Do we need four ways to diagnose a broken heart?
In the 1960s, cardiac cath labs were created by adding a 35mm high-speed motion picture camera to an R/F room. Small catheters were developed to allow dye injections into the aorta, left ventricle and, finally, into the coronary arteries. The 35mm black-and-white film allowed cardiologists to diagnose regurgitant valves, bulging infracted heart walls and occlusions in coronary arteries. The cardiac cath procedure was the first, last and only study needed for the cardiologist to diagnose heart disease and refer a patient for open-heart surgery. But is this 40-year-old procedure obsolete in the face of so much new medical imaging technology?
At this years American Heart Association (AHA) meeting (Nov. 17-20 in Chicago) and again at the Radiological Society of North America (RSNA) conference (Dec. 1-6 in Chicago) the exhibits will be packed with high-tech computer-assisted methods to diagnose heart disease.
The ultrasound vendors will have outstanding demonstrations of color Doppler studies that demonstrate flow through the valves of the heart, through the aorta and most of the peripheral vascular network. The color-enhanced studies show forward flow in red and backward flow in blue. On the screen, electronic calipers can measure the long axis and short axis of the heart. They can calculate systolic and diastolic volumes with ellipsoid of revolution formulas and then subtract the systolic volume from the diastolic volume to calculate the stroke volume of the heart. By multiplying the heart rate and the stroke volume, they calculate the cardiac output. With the electronic calipers, they can measure the size of the heart valves and look at the flow gradient across those valves. There are even harmonic tissue characterization measurements that demonstrate muscle viability and contractibility. All of this high-tech analysis is done noninvasively. Using a hand-held probe, images can be obtained between the fourth and fifth ribs in most patients, under the rib cage in many patients and even using a transesophageal transducer (TEE probe) in some patients. The ultrasound technology to perform these great studies costs $200,000 to $300,000.
The nuclear medicine vendors will offer superior demonstrations of radioisotope-labeled cardiac marker injections that illustrate the mechanical function of the heart. They will show areas of perfusion and areas without perfusion. They can display relative volumes of blood flow. They can perform perfusion studies before, during and after exercise to determine changes in cardiac activity. They can perform calculations that demonstrate cardiac efficiency and response to stress testing or cardiac reserve. The nuclear medicine technology to perform these great studies costs $350,000 to $600,000.
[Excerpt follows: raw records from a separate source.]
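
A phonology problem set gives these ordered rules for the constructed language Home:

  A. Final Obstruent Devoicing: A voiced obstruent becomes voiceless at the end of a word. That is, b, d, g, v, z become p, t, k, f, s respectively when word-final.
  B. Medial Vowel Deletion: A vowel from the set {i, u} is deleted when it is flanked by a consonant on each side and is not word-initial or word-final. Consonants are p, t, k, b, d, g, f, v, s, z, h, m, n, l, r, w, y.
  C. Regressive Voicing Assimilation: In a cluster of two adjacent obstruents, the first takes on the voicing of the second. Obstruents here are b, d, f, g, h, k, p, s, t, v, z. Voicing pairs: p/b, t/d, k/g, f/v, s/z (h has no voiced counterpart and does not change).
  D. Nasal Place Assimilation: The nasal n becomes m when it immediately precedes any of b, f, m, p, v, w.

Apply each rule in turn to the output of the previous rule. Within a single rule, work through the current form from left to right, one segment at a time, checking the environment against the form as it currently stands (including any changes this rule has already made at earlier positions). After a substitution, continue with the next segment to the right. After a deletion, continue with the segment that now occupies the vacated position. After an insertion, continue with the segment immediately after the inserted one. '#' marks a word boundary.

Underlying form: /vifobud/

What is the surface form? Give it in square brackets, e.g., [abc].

[ffopt]

A Final Obstruent Devoicing: [vifobud] → [vifobut]
B Medial Vowel Deletion: [vifobut] → [vfobt]
C Regressive Voicing Assimilation: [vfobt] → [ffopt]
D Nasal Place Assimilation: no change — [ffopt]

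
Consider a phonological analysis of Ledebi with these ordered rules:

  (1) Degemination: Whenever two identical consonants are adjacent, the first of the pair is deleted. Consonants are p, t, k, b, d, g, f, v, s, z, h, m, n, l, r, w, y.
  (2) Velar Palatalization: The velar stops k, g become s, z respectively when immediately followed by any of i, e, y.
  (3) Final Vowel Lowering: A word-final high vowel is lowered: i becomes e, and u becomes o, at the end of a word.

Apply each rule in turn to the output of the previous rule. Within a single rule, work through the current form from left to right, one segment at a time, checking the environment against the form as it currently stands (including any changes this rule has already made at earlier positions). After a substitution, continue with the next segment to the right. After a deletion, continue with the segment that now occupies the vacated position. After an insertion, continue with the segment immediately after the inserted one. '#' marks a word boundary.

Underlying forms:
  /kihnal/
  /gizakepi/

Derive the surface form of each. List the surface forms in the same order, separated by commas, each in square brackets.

/kihnal/:
  (1) Degemination: no change — [kihnal]
  (2) Velar Palatalization: [kihnal] → [sihnal]
  (3) Final Vowel Lowering: no change — [sihnal]
/gizakepi/:
  (1) Degemination: no change — [gizakepi]
  (2) Velar Palatalization: [gizakepi] → [zizasepi]
  (3) Final Vowel Lowering: [zizasepi] → [zizasepe]

[sihnal], [zizasepe]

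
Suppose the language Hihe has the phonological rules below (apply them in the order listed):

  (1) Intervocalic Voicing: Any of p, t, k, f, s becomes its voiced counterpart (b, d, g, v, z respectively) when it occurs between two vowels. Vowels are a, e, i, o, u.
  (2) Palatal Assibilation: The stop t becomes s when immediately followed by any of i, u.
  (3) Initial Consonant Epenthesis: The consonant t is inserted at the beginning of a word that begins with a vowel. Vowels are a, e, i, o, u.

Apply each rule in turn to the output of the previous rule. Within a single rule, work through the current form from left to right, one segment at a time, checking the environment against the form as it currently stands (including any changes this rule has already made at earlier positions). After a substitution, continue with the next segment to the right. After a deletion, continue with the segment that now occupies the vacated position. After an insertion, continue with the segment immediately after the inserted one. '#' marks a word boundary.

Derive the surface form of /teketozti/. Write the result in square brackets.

[tegedozsi]

(1) Intervocalic Voicing: [teketozti] → [tegedozti]
(2) Palatal Assibilation: [tegedozti] → [tegedozsi]
(3) Initial Consonant Epenthesis: no change — [tegedozsi]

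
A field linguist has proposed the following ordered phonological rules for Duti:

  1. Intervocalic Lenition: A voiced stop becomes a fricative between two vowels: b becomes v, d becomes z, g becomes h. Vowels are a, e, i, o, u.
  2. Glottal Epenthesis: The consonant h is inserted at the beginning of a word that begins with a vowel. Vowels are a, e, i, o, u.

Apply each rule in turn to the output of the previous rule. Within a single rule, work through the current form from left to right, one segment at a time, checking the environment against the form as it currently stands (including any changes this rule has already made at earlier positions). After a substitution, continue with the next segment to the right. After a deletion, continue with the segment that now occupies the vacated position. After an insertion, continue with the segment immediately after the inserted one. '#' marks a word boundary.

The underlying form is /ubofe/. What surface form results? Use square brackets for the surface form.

[huvofe]

1 Intervocalic Lenition: [ubofe] → [uvofe]
2 Glottal Epenthesis: [uvofe] → [huvofe]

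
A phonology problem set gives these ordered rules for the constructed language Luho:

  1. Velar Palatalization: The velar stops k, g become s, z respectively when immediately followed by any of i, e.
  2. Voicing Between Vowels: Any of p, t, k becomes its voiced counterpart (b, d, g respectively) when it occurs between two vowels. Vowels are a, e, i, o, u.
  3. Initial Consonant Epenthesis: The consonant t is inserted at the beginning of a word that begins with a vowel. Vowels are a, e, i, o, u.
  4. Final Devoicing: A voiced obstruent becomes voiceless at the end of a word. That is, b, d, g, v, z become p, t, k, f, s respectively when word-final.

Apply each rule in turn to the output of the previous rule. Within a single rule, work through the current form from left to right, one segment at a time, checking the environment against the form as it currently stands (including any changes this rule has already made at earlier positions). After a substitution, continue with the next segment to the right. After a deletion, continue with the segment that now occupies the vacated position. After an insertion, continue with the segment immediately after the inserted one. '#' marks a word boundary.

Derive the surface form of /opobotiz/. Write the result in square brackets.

1 Velar Palatalization: no change — [opobotiz]
2 Voicing Between Vowels: [opobotiz] → [obobodiz]
3 Initial Consonant Epenthesis: [obobodiz] → [tobobodiz]
4 Final Devoicing: [tobobodiz] → [tobobodis]

[tobobodis]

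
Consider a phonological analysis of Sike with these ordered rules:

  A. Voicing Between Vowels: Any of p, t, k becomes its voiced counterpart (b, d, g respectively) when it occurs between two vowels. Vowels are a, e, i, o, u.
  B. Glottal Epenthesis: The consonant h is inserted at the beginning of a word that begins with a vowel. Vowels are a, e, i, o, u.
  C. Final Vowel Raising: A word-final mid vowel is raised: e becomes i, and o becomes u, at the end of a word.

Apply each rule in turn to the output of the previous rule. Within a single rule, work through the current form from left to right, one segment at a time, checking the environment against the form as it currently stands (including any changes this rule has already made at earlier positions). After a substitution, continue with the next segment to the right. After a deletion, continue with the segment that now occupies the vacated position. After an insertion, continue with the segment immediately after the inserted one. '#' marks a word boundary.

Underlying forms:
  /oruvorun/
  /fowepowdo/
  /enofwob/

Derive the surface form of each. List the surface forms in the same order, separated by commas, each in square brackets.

[horuvorun], [fowebowdu], [henofwob]

/oruvorun/:
  A Voicing Between Vowels: no change — [oruvorun]
  B Glottal Epenthesis: [oruvorun] → [horuvorun]
  C Final Vowel Raising: no change — [horuvorun]
/fowepowdo/:
  A Voicing Between Vowels: [fowepowdo] → [fowebowdo]
  B Glottal Epenthesis: no change — [fowebowdo]
  C Final Vowel Raising: [fowebowdo] → [fowebowdu]
/enofwob/:
  A Voicing Between Vowels: no change — [enofwob]
  B Glottal Epenthesis: [enofwob] → [henofwob]
  C Final Vowel Raising: no change — [henofwob]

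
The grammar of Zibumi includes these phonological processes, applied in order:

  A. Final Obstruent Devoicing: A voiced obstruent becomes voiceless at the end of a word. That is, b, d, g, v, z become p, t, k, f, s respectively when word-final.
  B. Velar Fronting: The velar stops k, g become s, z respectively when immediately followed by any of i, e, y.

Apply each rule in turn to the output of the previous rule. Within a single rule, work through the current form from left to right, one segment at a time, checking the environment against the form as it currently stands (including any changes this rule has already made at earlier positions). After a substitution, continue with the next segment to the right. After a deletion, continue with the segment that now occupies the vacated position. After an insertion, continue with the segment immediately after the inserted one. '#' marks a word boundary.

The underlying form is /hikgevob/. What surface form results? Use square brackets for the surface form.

A Final Obstruent Devoicing: [hikgevob] → [hikgevop]
B Velar Fronting: [hikgevop] → [hikzevop]

[hikzevop]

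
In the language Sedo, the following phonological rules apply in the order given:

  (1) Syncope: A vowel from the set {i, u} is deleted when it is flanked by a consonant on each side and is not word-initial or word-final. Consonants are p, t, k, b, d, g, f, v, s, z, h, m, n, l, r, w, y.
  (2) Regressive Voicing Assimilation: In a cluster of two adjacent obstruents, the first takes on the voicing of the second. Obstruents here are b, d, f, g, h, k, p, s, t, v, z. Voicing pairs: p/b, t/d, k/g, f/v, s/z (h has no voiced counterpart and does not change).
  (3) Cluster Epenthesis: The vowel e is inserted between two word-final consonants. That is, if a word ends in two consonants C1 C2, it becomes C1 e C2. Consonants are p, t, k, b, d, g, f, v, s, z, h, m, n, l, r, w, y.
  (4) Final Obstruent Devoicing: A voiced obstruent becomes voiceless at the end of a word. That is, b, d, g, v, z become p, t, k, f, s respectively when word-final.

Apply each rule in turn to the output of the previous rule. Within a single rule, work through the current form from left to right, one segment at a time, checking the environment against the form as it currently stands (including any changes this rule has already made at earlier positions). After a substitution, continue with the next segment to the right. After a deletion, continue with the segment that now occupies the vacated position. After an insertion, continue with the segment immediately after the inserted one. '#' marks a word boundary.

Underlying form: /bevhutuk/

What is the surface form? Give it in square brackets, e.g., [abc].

[befhtek]

(1) Syncope: [bevhutuk] → [bevhtk]
(2) Regressive Voicing Assimilation: [bevhtk] → [befhtk]
(3) Cluster Epenthesis: [befhtk] → [befhtek]
(4) Final Obstruent Devoicing: no change — [befhtek]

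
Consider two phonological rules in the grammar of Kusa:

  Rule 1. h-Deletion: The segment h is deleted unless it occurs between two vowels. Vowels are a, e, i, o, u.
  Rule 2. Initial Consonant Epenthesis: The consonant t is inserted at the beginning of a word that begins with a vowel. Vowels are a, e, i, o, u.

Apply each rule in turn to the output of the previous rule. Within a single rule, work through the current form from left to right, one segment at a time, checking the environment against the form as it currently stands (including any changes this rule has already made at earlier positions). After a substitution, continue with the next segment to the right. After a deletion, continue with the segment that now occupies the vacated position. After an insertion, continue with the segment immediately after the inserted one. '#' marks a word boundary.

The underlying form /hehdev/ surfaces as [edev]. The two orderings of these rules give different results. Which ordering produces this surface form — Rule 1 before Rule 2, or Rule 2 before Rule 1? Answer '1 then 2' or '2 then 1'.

Order 1 then 2:
  1 h-Deletion: [hehdev] → [edev]
  2 Initial Consonant Epenthesis: [edev] → [tedev]
  result: [tedev]
Order 2 then 1:
  2 Initial Consonant Epenthesis: no change — [hehdev]
  1 h-Deletion: [hehdev] → [edev]
  result: [edev]

2 then 1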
The MRI vendors will showcase outstanding presentations of MRI angiography. There will be specific protocols of MRI imaging to emphasize blood flow, blood volume and turbulence. There will be protocols of cardiac function scoring based on extensive clinical trials. There will be new spectroscopy studies demonstrating soft-tissue occlusion formations. The MRI volume images provide a detailed 3-D model of the beating heart without any of the bone structure from the ribs or spine obscuring the image. The high-field-strength MRI technology to perform these great studies costs $1,500,000 to $2,500,000.
The PET scan or positron emission tomography vendors use a specific type of nuclear medicine procedure that highlights tissue metabolic activities. They propose that this is the only way to determine where there is viable cardiac muscle tissue that can be saved with coronary artery bypass surgery. They claim that bypassing occluded vessels to provide new blood flow to nonviable tissue is just adding additional surgical insult and injury to an already compromised heart. The cost of starting a PET scanning facility could cost $2 million to $4 million for the scanner and the cyclotron to produce the necessary isotopes.
But with all this great technology, which studies are required for a cardiologist to refer a patient for cardiovascular surgery? In the last 40 years despite all these new, high-tech imaging, measurement and calculation packages the basic cardiac cath is still the one and only study absolutely necessary for surgery. Despite the additional cost of all these newer and less-invasive procedures, recent interviews with 30 cardiologists revealed that all 30 would still perform the cardiac cath before sending patients to open-heart surgery.
Everyone uses the new technologies to screen, rule out, quantify or document the condition of the heart and the need for surgery. But physicians still want that electronically captured, filmless cardiac cath study to justify a surgical procedure.
Although some vendors, administrators and master planners consider the days of the cath lab to be numbered, all the new specialty heart hospitals being built throughout the country have the modern $600,000 to $800,000 cath lab as their core component.